In other words: do the “features” produced by DADA2-qiime2 using Ion Torrent or 454 data as input –instead of Illumina- have a direct ecological meaning, or is “denoise-pyro“ a strict denosing procedure that need to be followed by clustering in OTUs?

DADA2 has their own 454/ion torrent protocol. Are the same settings incorporated by qiime2 in this script? any bechmarking available?

I know that there are not “magic” answers, but a general solid decision would be of big help because lots of data need to be analyzed yet by both technologies and qiime2 is a great tool!

Thanks again!!

Nicholas_Bokulich · December 11, 2018, 1:11pm

dada2 alone is more appropriate, but there is nothing technically wrong with subsequent clustering.

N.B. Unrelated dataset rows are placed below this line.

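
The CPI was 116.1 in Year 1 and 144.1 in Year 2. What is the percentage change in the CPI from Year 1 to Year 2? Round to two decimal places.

24.12%

Change = (144.1 − 116.1) / 116.1 × 100
       = 28.0 / 116.1 × 100 = 24.1171%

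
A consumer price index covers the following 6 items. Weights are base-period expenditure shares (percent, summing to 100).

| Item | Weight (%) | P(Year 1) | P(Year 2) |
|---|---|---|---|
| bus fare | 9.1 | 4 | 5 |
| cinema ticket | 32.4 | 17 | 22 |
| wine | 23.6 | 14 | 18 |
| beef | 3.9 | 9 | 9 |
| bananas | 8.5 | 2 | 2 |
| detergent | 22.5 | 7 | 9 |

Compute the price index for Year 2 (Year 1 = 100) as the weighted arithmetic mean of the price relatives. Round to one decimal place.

bus fare: 9.1 × (5/4) = 9.1 × 1.250000 = 11.3750
cinema ticket: 32.4 × (22/17) = 32.4 × 1.294118 = 41.9294
wine: 23.6 × (18/14) = 23.6 × 1.285714 = 30.3429
beef: 3.9 × (9/9) = 3.9 × 1.000000 = 3.9000
bananas: 8.5 × (2/2) = 8.5 × 1.000000 = 8.5000
detergent: 22.5 × (9/7) = 22.5 × 1.285714 = 28.9286
Index = Σ wᵢ·(p₁ᵢ/p₀ᵢ) = 11.3750 + 41.9294 + 30.3429 + 3.9000 + 8.5000 + 28.9286 = 124.9758

125.0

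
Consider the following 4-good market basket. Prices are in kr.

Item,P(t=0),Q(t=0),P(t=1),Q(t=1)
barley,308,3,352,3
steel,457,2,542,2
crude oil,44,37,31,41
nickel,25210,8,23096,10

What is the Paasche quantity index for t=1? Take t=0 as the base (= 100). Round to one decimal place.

124.6

Paasche quantity index uses current-period prices as weights.
ΣP(t=1)·Q(t=1) = 352×3 + 542×2 + 31×41 + 23096×10 = 1056 + 1084 + 1271 + 230960 = 234371
ΣP(t=1)·Q(t=0) = 352×3 + 542×2 + 31×37 + 23096×8 = 1056 + 1084 + 1147 + 184768 = 188055
Index = 234371 / 188055 × 100 = 124.6290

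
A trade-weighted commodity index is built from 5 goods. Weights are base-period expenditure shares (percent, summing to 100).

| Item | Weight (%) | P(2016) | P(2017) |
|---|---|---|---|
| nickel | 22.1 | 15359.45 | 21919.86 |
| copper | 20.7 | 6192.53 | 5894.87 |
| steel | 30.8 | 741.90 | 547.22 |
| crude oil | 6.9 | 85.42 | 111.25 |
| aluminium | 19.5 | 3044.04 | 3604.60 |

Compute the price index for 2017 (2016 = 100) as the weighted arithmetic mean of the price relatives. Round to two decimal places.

nickel: 22.1 × (21919.86/15359.45) = 22.1 × 1.427125 = 31.5395
copper: 20.7 × (5894.87/6192.53) = 20.7 × 0.951932 = 19.7050
steel: 30.8 × (547.22/741.90) = 30.8 × 0.737593 = 22.7179
crude oil: 6.9 × (111.25/85.42) = 6.9 × 1.302388 = 8.9865
aluminium: 19.5 × (3604.60/3044.04) = 19.5 × 1.184150 = 23.0909
Index = Σ wᵢ·(p₁ᵢ/p₀ᵢ) = 31.5395 + 19.7050 + 22.7179 + 8.9865 + 23.0909 = 106.0397

106.04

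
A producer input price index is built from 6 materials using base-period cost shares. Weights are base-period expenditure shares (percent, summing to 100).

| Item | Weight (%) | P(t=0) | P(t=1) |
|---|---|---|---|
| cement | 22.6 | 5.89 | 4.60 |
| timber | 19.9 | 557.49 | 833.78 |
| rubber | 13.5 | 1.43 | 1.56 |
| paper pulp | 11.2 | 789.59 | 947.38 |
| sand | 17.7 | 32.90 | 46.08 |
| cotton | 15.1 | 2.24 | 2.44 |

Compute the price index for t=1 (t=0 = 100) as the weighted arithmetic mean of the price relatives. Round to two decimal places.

cement: 22.6 × (4.60/5.89) = 22.6 × 0.780985 = 17.6503
timber: 19.9 × (833.78/557.49) = 19.9 × 1.495596 = 29.7624
rubber: 13.5 × (1.56/1.43) = 13.5 × 1.090909 = 14.7273
paper pulp: 11.2 × (947.38/789.59) = 11.2 × 1.199838 = 13.4382
sand: 17.7 × (46.08/32.90) = 17.7 × 1.400608 = 24.7908
cotton: 15.1 × (2.44/2.24) = 15.1 × 1.089286 = 16.4482
Index = Σ wᵢ·(p₁ᵢ/p₀ᵢ) = 17.6503 + 29.7624 + 14.7273 + 13.4382 + 24.7908 + 16.4482 = 116.8171

116.82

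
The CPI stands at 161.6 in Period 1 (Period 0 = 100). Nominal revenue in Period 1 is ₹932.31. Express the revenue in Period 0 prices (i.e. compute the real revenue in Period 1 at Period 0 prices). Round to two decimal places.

576.92

Real = Nominal ÷ (Index/100) = 932.31 ÷ (161.6/100)
     = 932.31 ÷ 1.616 = 576.9245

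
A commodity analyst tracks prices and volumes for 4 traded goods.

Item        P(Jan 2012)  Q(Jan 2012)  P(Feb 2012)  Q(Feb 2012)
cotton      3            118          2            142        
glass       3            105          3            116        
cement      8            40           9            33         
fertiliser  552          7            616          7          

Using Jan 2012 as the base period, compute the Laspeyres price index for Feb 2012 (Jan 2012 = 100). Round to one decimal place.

107.6

Laspeyres price index uses base-period quantities as weights.
ΣP(Feb 2012)·Q(Jan 2012) = 2×118 + 3×105 + 9×40 + 616×7 = 236 + 315 + 360 + 4312 = 5223
ΣP(Jan 2012)·Q(Jan 2012) = 3×118 + 3×105 + 8×40 + 552×7 = 354 + 315 + 320 + 3864 = 4853
Index = 5223 / 4853 × 100 = 107.6242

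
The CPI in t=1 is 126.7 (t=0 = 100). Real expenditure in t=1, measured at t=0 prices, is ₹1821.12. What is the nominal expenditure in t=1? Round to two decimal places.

Nominal = Real × (Index/100) = 1821.12 × (126.7/100)
        = 1821.12 × 1.267 = 2307.3590

2307.36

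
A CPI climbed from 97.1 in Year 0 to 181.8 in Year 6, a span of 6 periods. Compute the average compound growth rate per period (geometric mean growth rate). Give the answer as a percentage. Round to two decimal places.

Growth factor = (181.8/97.1)^(1/6) = (1.872297)^(1/6) = 1.110186
Growth rate = 1.110186 − 1 = 0.110186 = 11.0186%

11.02%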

Yes, those same settings are used in the denoise-pyro method. This was written by the dada2 developers themselves — you should check their website for any benchmarking (I have not tested this method personally since I do not use pyro data).

In theory dada2 should provide the same type of output for pyro data, and subsequent clustering should be unnecessary.

I hope that helps!

ja.morillo · December 11, 2018, 1:51pm

Yes, it helps. Thanks!!

system · January 11, 2019, 7:51pm

This topic was automatically closed 31 days after the last reply. New replies are no longer allowed.